We are fragile beings. We cannot carry the weight of everything that we try to. And when we are forced to do it all alone? We will break. You will break. I broke. And I broke a lot of things around me I didn’t mean to.
We are not meant to spend these wars fighting them alone. I truly believe that. Some of us sit here & say “I can do it all on my own — I don’t need anyone.”
I promise that’s not how any of this shit works.
So gimme you on your worst day, and I’ll give you my best
When you only got 10, I’ll be that 90 that’s left
Do yourself a favor and handle the demons in your mind before they come riding like Rohan through your mind & you don’t have any elves or dwarves to help you battle them. ‘Cause I promise you — if you’re like me? It will be a process. A long process. That many won’t understand. Many will not stick around for it. Those are not your people.
But I promise, I promise — the ones who are meant to? They will be there. They will understand. They will help you in ways you never knew people were able to. I love my people & my tribe. Find your people who give you the 90% or more when you only have 10% or less to give.
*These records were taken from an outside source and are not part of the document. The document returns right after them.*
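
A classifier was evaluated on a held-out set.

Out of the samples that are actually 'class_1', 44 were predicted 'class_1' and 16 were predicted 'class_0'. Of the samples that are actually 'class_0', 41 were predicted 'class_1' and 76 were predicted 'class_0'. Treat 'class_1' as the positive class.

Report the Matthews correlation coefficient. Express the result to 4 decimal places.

MCC = (TP·TN − FP·FN) / √((TP+FP)(TP+FN)(TN+FP)(TN+FN))
Numerator = 44·76 − 41·16 = 2688
Denominator = √(85·60·117·92) = √54896400 = 7409.2105
MCC = 2688 / 7409.2105 = 0.3628

0.3628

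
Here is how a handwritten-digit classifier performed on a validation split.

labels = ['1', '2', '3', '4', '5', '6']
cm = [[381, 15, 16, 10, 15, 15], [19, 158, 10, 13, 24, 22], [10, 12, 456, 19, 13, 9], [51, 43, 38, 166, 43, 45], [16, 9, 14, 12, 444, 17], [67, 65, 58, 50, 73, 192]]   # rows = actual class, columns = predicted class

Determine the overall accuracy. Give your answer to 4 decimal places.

0.6859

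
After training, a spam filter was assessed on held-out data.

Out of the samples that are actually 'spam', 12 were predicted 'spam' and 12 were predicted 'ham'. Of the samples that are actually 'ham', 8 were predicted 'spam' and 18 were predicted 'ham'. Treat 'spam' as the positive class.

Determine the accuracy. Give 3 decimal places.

Accuracy = (TP+TN)/N = (12+18)/50 = 0.600

0.600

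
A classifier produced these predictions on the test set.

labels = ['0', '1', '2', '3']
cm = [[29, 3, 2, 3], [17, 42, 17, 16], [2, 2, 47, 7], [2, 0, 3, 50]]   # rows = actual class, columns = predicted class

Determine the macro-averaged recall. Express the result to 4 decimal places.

0.7399

Per-class recall (TP/(TP+FN)):
  0: TP=29, FN=3+2+3=8 → 29/37 = 0.78378
  1: TP=42, FN=17+17+16=50 → 42/92 = 0.45652
  2: TP=47, FN=2+2+7=11 → 47/58 = 0.81034
  3: TP=50, FN=2+0+3=5 → 50/55 = 0.90909
Macro-recall = mean = (0.78378 + 0.45652 + 0.81034 + 0.90909) / 4 = 0.7399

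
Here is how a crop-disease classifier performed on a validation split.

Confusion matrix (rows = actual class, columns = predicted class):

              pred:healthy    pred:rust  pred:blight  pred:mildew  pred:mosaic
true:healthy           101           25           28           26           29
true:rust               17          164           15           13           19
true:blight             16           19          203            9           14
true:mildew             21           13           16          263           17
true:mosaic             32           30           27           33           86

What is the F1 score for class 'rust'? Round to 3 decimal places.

F1 score = 2·TP/(2·TP+FP+FN).
rust: TP=164, FP=25+19+13+30=87, FN=17+15+13+19=64 → 328/479 = 0.6848

0.685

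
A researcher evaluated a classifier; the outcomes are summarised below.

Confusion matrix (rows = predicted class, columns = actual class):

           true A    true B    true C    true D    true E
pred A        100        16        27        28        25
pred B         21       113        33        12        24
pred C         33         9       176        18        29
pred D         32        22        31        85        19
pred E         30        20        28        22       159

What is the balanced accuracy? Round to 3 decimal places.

0.565

Balanced accuracy = mean of per-class recall.
  A: recall = 100/216 = 0.4630
  B: recall = 113/180 = 0.6278
  C: recall = 176/295 = 0.5966
  D: recall = 85/165 = 0.5152
  E: recall = 159/256 = 0.6211
Mean = (0.4630 + 0.6278 + 0.5966 + 0.5152 + 0.6211) / 5 = 0.565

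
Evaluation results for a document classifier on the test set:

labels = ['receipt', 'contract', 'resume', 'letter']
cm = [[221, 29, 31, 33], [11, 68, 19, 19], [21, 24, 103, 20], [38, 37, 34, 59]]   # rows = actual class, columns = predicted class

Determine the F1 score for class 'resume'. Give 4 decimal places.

Take TP from the diagonal, FP from the rest of the 'resume' prediction marginal, FN from the rest of the 'resume' actual marginal.
F1 score = 2·TP/(2·TP+FP+FN).
resume: TP=103, FP=31+19+34=84, FN=21+24+20=65 → 206/355 = 0.58028

0.5803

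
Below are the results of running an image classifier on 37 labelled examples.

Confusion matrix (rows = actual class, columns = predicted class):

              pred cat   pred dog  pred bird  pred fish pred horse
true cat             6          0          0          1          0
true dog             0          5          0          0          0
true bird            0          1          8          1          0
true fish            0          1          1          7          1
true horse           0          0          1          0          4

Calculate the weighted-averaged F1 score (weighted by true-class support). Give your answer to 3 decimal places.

0.811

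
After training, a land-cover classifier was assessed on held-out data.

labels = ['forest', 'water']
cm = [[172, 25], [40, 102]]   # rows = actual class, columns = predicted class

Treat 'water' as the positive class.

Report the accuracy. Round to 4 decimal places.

0.8083

Accuracy = (TP+TN)/N = (102+172)/339 = 0.8083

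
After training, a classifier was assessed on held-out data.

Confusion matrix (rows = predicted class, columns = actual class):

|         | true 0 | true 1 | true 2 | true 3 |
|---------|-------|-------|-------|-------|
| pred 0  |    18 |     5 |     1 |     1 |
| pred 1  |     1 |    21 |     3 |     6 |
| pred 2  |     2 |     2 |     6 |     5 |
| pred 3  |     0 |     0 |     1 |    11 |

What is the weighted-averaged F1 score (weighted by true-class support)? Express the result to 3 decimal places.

Per-class F1 score (2·TP/(2·TP+FP+FN)):
  0: TP=18, FP=5+1+1=7, FN=1+2+0=3 → 36/46 = 0.7826
  1: TP=21, FP=1+3+6=10, FN=5+2+0=7 → 42/59 = 0.7119
  2: TP=6, FP=2+2+5=9, FN=1+3+1=5 → 12/26 = 0.4615
  3: TP=11, FP=0+0+1=1, FN=1+6+5=12 → 22/35 = 0.6286
Weighted-F1 score = Σ (supportᵢ/N)·F1 scoreᵢ with N=83: (21/83)·0.7826 + (28/83)·0.7119 + (11/83)·0.4615 + (23/83)·0.6286 = 0.674

0.674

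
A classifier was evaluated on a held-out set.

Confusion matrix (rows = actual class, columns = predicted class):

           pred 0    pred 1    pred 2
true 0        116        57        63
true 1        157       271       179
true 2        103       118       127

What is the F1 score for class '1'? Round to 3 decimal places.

Treat '1' as positive and all other classes as negative.
F1 score = 2·TP/(2·TP+FP+FN).
1: TP=271, FP=57+118=175, FN=157+179=336 → 542/1053 = 0.5147

0.515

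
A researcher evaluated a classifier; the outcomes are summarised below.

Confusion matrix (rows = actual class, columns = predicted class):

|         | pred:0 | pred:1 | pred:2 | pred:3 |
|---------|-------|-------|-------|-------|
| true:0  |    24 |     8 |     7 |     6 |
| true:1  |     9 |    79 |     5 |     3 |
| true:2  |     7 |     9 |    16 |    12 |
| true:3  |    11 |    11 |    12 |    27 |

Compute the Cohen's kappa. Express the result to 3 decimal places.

Observed agreement pₒ = trace/N = 146/246 = 0.5935
Expected agreement pₑ = Σ (rowᵢ·colᵢ)/N² = (45·51 + 96·107 + 44·40 + 61·48)/246² = 0.2851
κ = (pₒ − pₑ)/(1 − pₑ) = (0.5935 − 0.2851)/(1 − 0.2851) = 0.431

0.431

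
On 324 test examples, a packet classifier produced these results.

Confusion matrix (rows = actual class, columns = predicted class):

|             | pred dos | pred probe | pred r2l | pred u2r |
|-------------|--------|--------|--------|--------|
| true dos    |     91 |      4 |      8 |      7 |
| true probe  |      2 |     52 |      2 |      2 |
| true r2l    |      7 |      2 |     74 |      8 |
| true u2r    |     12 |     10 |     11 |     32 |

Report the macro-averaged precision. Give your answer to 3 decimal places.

0.752

Per-class precision (TP/(TP+FP)):
  dos: TP=91, FP=2+7+12=21 → 91/112 = 0.8125
  probe: TP=52, FP=4+2+10=16 → 52/68 = 0.7647
  r2l: TP=74, FP=8+2+11=21 → 74/95 = 0.7789
  u2r: TP=32, FP=7+2+8=17 → 32/49 = 0.6531
Macro-precision = mean = (0.8125 + 0.7647 + 0.7789 + 0.6531) / 4 = 0.752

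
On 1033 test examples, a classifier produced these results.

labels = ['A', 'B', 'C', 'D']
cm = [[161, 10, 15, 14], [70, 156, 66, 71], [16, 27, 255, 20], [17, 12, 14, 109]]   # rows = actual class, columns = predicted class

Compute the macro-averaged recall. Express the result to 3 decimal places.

Per-class recall (TP/(TP+FN)):
  A: TP=161, FN=10+15+14=39 → 161/200 = 0.8050
  B: TP=156, FN=70+66+71=207 → 156/363 = 0.4298
  C: TP=255, FN=16+27+20=63 → 255/318 = 0.8019
  D: TP=109, FN=17+12+14=43 → 109/152 = 0.7171
Macro-recall = mean = (0.8050 + 0.4298 + 0.8019 + 0.7171) / 4 = 0.688

0.688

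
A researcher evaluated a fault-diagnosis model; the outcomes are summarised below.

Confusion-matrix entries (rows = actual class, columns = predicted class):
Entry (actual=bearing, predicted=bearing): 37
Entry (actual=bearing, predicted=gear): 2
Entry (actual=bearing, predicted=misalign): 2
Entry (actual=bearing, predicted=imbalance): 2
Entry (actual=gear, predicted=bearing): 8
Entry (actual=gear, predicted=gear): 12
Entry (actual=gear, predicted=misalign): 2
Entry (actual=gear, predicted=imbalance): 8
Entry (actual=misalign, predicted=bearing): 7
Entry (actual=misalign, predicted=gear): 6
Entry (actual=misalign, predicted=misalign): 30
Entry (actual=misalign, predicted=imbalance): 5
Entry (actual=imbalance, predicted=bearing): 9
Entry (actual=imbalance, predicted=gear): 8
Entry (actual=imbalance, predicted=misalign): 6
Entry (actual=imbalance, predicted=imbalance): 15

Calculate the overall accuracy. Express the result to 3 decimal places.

0.591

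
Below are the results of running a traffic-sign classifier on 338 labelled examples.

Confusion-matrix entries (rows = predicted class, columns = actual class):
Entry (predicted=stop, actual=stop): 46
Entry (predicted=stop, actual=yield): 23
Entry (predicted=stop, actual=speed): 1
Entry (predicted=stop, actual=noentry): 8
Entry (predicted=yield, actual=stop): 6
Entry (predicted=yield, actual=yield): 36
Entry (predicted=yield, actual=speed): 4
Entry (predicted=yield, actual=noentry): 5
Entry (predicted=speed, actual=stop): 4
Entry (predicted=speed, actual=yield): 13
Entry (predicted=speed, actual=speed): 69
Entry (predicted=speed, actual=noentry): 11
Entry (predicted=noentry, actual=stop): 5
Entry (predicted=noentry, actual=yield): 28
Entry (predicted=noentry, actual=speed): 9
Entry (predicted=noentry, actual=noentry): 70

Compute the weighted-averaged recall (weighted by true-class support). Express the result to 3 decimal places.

0.654

Per-class recall (TP/(TP+FN)):
  stop: TP=46, FN=6+4+5=15 → 46/61 = 0.7541
  yield: TP=36, FN=23+13+28=64 → 36/100 = 0.3600
  speed: TP=69, FN=1+4+9=14 → 69/83 = 0.8313
  noentry: TP=70, FN=8+5+11=24 → 70/94 = 0.7447
Weighted-recall = Σ (supportᵢ/N)·recallᵢ with N=338: (61/338)·0.7541 + (100/338)·0.3600 + (83/338)·0.8313 + (94/338)·0.7447 = 0.654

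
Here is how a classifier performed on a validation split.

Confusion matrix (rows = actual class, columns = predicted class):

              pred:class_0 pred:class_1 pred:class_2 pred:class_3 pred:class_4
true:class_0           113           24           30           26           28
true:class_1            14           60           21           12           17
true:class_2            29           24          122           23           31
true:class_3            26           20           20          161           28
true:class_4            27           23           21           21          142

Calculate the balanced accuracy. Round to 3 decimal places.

0.553

Balanced accuracy = mean of per-class recall.
  class_0: recall = 113/221 = 0.5113
  class_1: recall = 60/124 = 0.4839
  class_2: recall = 122/229 = 0.5328
  class_3: recall = 161/255 = 0.6314
  class_4: recall = 142/234 = 0.6068
Mean = (0.5113 + 0.4839 + 0.5328 + 0.6314 + 0.6068) / 5 = 0.553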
These are just my rambles. No one needs to check on me. I just needed to get a lot of things off my chest & out of my head before I lost my shit again.
Today was a rough day.
Maybe tomorrow will be a better day.
your words are so powerful, Erica. I will keep you in my prayers as you walk this hard and lonely road. I am so thankful for the nurse who saw you and walked with you for a bit today. Wish I could offer more than my prayers but please know I am praying for you. Thank you for sharing that with us.